30 Mar 2023 - 27 May 2023
Thursday, Friday, Saturday 10:30-16:00
Free admission, donations welcomed

Country houses are symbols of national identity, evoking the glamorous world of the landowning aristocracy. “Jewish” country houses tell a more complex story – of prejudice and integration, difference and belonging.

Our new exhibition Country Houses, Jewish Homes explores how Jews arrived in Britain, and fought for the right to acquire land and the political rights and social status that came with it. This was a society still structured by Christianity and dominated by the landed aristocracy. What did owning an English country house mean for immigrant Jewish families like the Rothschilds or the Sassoons? Was it easy to lead a Jewish life in the countryside? And what did those Jews who bought country houses both grand and small bring to the places they came to call home?

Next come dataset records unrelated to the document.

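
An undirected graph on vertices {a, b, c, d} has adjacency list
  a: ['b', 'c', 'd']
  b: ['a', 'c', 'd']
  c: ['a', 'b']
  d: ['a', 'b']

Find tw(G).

2

A width-2 tree decomposition is:
Bags: B1 = {a, b, d}  B2 = {a, b, c}
Tree: B1–B2
Each bag holds 3 vertices, so the decomposition has width 2, which upper-bounds the treewidth. Conversely, {a, b, d} is a clique of size 3, and the vertices of any clique must share a bag in every tree decomposition; so some bag has ≥ 3 vertices and tw(G) ≥ 2. Combining the bounds, tw(G) = 2.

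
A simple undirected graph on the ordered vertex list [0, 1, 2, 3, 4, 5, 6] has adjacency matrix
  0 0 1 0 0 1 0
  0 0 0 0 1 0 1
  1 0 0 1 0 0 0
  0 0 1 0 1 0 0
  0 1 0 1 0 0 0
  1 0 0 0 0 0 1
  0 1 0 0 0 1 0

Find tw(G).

2

A width-2 tree decomposition is:
Bags: B1 = {1, 4, 6}  B2 = {4, 5, 6}  B3 = {0, 4, 5}  B4 = {0, 2, 4}  B5 = {2, 3, 4}
Tree: B1–B2, B2–B3, B3–B4, B4–B5
The largest bag has 3 vertices, giving width 2; this decomposition certifies tw(G) ≤ 2. The edges 4–1–6–5–0–2–3–4 form a cycle, so G is not a tree and its treewidth is at least 2. Therefore the treewidth is 2.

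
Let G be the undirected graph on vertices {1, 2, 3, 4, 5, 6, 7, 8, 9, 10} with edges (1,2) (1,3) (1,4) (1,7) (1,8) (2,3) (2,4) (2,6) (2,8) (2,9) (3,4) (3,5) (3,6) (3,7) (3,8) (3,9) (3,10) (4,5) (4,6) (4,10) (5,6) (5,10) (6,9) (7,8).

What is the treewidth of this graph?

A width-3 tree decomposition is:
Bags: B1 = {2, 3, 4, 6}  B2 = {1, 2, 3, 4}  B3 = {2, 3, 6, 9}  B4 = {1, 2, 3, 8}  B5 = {3, 4, 5, 6}  B6 = {3, 4, 5, 10}  B7 = {1, 3, 7, 8}
Tree: B1–B2, B1–B3, B2–B4, B1–B5, B5–B6, B4–B7
Every bag has size at most 4, so the width is 4 − 1 = 3 and tw(G) ≤ 3. On the other hand G contains the 4-clique {1, 2, 3, 8}. A clique must lie in a single bag of any decomposition, so no decomposition can have width below 3. Combining the bounds, tw(G) = 3.

3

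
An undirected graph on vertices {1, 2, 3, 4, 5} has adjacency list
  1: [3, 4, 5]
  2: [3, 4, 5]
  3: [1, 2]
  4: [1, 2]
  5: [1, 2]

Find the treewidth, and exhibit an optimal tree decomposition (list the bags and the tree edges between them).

Every bag has size at most 3, so the width is 3 − 1 = 2 and tw(G) ≤ 2. Since 1–5–2–4–1 is a cycle in G, G is not acyclic. Forests are exactly the graphs of treewidth ≤ 1, so tw(G) ≥ 2. Therefore the treewidth is 2.

Treewidth 2.
One optimal decomposition is:
Bags: B1 = {1, 2, 5}  B2 = {1, 2, 4}  B3 = {1, 2, 3}
Tree: B1–B2, B2–B3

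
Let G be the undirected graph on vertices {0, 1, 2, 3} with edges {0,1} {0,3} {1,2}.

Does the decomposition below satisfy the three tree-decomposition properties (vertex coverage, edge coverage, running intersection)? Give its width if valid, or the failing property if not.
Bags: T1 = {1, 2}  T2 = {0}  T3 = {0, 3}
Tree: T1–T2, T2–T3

No — edge (1,0) lies in no bag.

A tree decomposition must satisfy three properties: every vertex lies in some bag; for every edge, both endpoints lie together in some bag; and for every vertex, the bags containing it form a connected subtree. Here edge (1,0) lies in no bag, so the decomposition is invalid.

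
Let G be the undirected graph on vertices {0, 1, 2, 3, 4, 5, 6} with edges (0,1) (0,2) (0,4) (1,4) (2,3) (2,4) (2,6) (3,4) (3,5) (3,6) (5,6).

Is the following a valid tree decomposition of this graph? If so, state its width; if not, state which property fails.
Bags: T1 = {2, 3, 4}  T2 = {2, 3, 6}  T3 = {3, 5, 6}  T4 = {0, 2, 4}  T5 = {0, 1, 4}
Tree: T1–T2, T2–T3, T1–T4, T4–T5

Vertex coverage: the bags together contain {0, 1, 2, 3, 4, 5, 6}, the full vertex set. Edge coverage: each edge of G has both endpoints in at least one bag. Running intersection: for every vertex, the bags containing it form a connected subtree. All three properties hold, so this is a valid tree decomposition of width max|bag| − 1 = 2, and hence tw(G) ≤ 2.

Yes; width 2.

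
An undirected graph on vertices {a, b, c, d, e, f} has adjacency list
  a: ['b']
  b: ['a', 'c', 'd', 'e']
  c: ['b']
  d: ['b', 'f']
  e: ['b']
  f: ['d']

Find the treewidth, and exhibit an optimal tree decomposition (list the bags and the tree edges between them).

Treewidth 1.
One such decomposition:
Bags: B1 = {b, d}  B2 = {b, c}  B3 = {a, b}  B4 = {b, e}  B5 = {d, f}
Tree: B1–B2, B1–B3, B1–B4, B1–B5

Each bag holds 2 vertices, so the decomposition has width 1, which upper-bounds the treewidth. G has an edge, so its treewidth is at least 1. Hence tw(G) = 1 exactly.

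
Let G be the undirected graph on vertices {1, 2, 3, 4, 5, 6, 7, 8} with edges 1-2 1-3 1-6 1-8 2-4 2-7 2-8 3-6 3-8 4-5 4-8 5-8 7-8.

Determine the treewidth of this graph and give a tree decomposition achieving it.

The largest bag has 3 vertices, giving width 2; this decomposition certifies tw(G) ≤ 2. Conversely, {1, 2, 8} is a clique of size 3, and the vertices of any clique must share a bag in every tree decomposition; so some bag has ≥ 3 vertices and tw(G) ≥ 2. Therefore the treewidth is 2.

Treewidth 2.
One optimal decomposition is:
Bags: B1 = {1, 2, 8}  B2 = {1, 3, 8}  B3 = {1, 3, 6}  B4 = {2, 4, 8}  B5 = {2, 7, 8}  B6 = {4, 5, 8}
Tree: B1–B2, B2–B3, B1–B4, B4–B5, B4–B6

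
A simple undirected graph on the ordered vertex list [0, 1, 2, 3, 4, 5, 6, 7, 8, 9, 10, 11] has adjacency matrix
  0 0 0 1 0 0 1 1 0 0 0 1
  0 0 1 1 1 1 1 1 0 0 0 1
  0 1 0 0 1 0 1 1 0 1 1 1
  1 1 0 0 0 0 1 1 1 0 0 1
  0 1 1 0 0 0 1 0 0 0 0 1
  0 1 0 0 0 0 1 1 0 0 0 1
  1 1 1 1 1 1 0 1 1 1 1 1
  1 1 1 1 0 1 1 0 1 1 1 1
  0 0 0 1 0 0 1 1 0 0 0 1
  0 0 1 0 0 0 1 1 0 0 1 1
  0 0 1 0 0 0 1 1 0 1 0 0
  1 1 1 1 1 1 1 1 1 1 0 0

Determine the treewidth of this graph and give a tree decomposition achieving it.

Treewidth 4.
One optimal decomposition is:
Bags: B1 = {1, 3, 6, 7, 11}  B2 = {1, 2, 6, 7, 11}  B3 = {2, 6, 7, 9, 11}  B4 = {1, 2, 4, 6, 11}  B5 = {1, 5, 6, 7, 11}  B6 = {2, 6, 7, 9, 10}  B7 = {0, 3, 6, 7, 11}  B8 = {3, 6, 7, 8, 11}
Tree: B1–B2, B2–B3, B2–B4, B2–B5, B3–B6, B1–B7, B1–B8

Every bag has size at most 5, so the width is 5 − 1 = 4 and tw(G) ≤ 4. For the lower bound, the 5 vertices {1, 2, 4, 6, 11} are pairwise adjacent, and any tree decomposition puts a clique entirely inside one bag — forcing width ≥ 4. Combining the bounds, tw(G) = 4.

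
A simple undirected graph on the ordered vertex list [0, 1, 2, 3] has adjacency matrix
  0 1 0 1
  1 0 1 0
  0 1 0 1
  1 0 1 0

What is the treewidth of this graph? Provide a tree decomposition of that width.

Treewidth 2.
Bags: B1 = {0, 1, 3}  B2 = {1, 2, 3}
Tree: B1–B2

Each bag holds 3 vertices, so the decomposition has width 2, which upper-bounds the treewidth. Since 1–0–3–2–1 is a cycle in G, G is not acyclic. Forests are exactly the graphs of treewidth ≤ 1, so tw(G) ≥ 2. Hence tw(G) = 2 exactly.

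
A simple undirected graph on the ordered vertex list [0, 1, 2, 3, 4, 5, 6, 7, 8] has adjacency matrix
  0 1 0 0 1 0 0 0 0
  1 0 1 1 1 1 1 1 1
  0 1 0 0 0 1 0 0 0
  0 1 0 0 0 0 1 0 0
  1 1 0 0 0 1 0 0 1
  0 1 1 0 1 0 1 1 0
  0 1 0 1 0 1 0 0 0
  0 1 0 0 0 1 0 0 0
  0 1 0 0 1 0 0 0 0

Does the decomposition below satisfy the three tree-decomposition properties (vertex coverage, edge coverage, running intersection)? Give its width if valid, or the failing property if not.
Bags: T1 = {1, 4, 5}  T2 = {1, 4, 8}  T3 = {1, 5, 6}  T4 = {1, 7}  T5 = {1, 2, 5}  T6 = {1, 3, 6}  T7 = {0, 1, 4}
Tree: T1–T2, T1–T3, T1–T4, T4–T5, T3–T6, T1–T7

No — edge (5,7) lies in no bag.

A tree decomposition must satisfy three properties: every vertex lies in some bag; for every edge, both endpoints lie together in some bag; and for every vertex, the bags containing it form a connected subtree. Here edge (5,7) lies in no bag, so the decomposition is invalid.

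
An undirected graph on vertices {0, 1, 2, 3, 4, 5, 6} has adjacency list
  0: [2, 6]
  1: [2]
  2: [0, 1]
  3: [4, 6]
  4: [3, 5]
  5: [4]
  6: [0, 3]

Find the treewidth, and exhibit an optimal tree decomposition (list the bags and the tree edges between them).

Each bag holds 2 vertices, so the decomposition has width 1, which upper-bounds the treewidth. Any graph with an edge has treewidth ≥ 1, and G has the edge 5–4. Combining the bounds, tw(G) = 1.

Treewidth 1.
One such decomposition:
Bags: B1 = {4, 5}  B2 = {3, 4}  B3 = {3, 6}  B4 = {0, 6}  B5 = {0, 2}  B6 = {1, 2}
Tree: B1–B2, B2–B3, B3–B4, B4–B5, B5–B6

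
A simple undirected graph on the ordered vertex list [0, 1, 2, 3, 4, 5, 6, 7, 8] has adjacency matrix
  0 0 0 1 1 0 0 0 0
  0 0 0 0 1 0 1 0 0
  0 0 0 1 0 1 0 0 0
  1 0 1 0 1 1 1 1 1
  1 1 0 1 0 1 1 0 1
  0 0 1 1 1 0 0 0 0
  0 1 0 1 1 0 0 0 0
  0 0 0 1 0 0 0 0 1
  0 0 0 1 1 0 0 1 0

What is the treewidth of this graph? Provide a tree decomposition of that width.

Each bag holds 3 vertices, so the decomposition has width 2, which upper-bounds the treewidth. For the lower bound, the 3 vertices {1, 4, 6} are pairwise adjacent, and any tree decomposition puts a clique entirely inside one bag — forcing width ≥ 2. Combining the bounds, tw(G) = 2.

Treewidth 2.
One such decomposition:
Bags: B1 = {2, 3, 5}  B2 = {3, 4, 5}  B3 = {3, 4, 8}  B4 = {3, 4, 6}  B5 = {0, 3, 4}  B6 = {3, 7, 8}  B7 = {1, 4, 6}
Tree: B1–B2, B2–B3, B3–B4, B4–B5, B3–B6, B4–B7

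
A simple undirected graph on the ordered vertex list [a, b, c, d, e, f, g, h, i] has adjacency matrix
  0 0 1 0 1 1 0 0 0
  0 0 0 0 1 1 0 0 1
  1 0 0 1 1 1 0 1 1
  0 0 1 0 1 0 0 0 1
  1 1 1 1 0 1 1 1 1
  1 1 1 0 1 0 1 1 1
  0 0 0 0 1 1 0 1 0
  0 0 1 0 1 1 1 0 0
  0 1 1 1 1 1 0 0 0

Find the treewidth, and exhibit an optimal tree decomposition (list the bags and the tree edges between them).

Each bag holds 4 vertices, so the decomposition has width 3, which upper-bounds the treewidth. Conversely, {c, d, e, i} is a clique of size 4, and the vertices of any clique must share a bag in every tree decomposition; so some bag has ≥ 4 vertices and tw(G) ≥ 3. Combining the bounds, tw(G) = 3.

Treewidth 3.
One optimal decomposition is:
Bags: B1 = {c, e, f, h}  B2 = {a, c, e, f}  B3 = {c, e, f, i}  B4 = {b, e, f, i}  B5 = {e, f, g, h}  B6 = {c, d, e, i}
Tree: B1–B2, B2–B3, B3–B4, B1–B5, B3–B6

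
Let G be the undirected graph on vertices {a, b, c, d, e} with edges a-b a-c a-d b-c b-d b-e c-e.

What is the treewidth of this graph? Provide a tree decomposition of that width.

Treewidth 2.
Bags: B1 = {b, c, e}  B2 = {a, b, c}  B3 = {a, b, d}
Tree: B1–B2, B2–B3

The largest bag has 3 vertices, giving width 2; this decomposition certifies tw(G) ≤ 2. On the other hand G contains the 3-clique {a, b, d}. A clique must lie in a single bag of any decomposition, so no decomposition can have width below 2. Therefore the treewidth is 2.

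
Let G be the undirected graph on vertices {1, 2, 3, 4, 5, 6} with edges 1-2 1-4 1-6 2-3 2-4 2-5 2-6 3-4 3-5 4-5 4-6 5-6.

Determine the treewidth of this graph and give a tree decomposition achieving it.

Treewidth 3.
Bags: B1 = {1, 2, 4, 6}  B2 = {2, 4, 5, 6}  B3 = {2, 3, 4, 5}
Tree: B1–B2, B2–B3

The largest bag has 4 vertices, giving width 3; this decomposition certifies tw(G) ≤ 3. For the lower bound, the 4 vertices {1, 2, 4, 6} are pairwise adjacent, and any tree decomposition puts a clique entirely inside one bag — forcing width ≥ 3. The upper and lower bounds meet at 3, so that is the treewidth.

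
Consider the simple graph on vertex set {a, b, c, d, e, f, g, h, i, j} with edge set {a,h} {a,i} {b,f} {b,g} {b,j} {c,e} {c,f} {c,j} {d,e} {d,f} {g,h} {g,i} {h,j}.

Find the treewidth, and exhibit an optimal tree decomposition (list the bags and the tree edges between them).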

From the early struggles for religious equality in Georgian Britain to the rise of modern political antisemitism and the tragedy of the Holocaust, this exhibition illuminates what it means to be British, and the changing place of both Jews and the country house in British life.

This exhibition is curated by Abigail Green and Marcus Roberts and is part of the work of the ‘Jewish Country Houses’ project at the University of Oxford, supported by the Arts and Humanities Research Council [grant number AH/S006656/1].

The exhibition is made up of the panels provided by the ‘Jewish Country Houses’ project and objects relating to local Country House, Worth Park.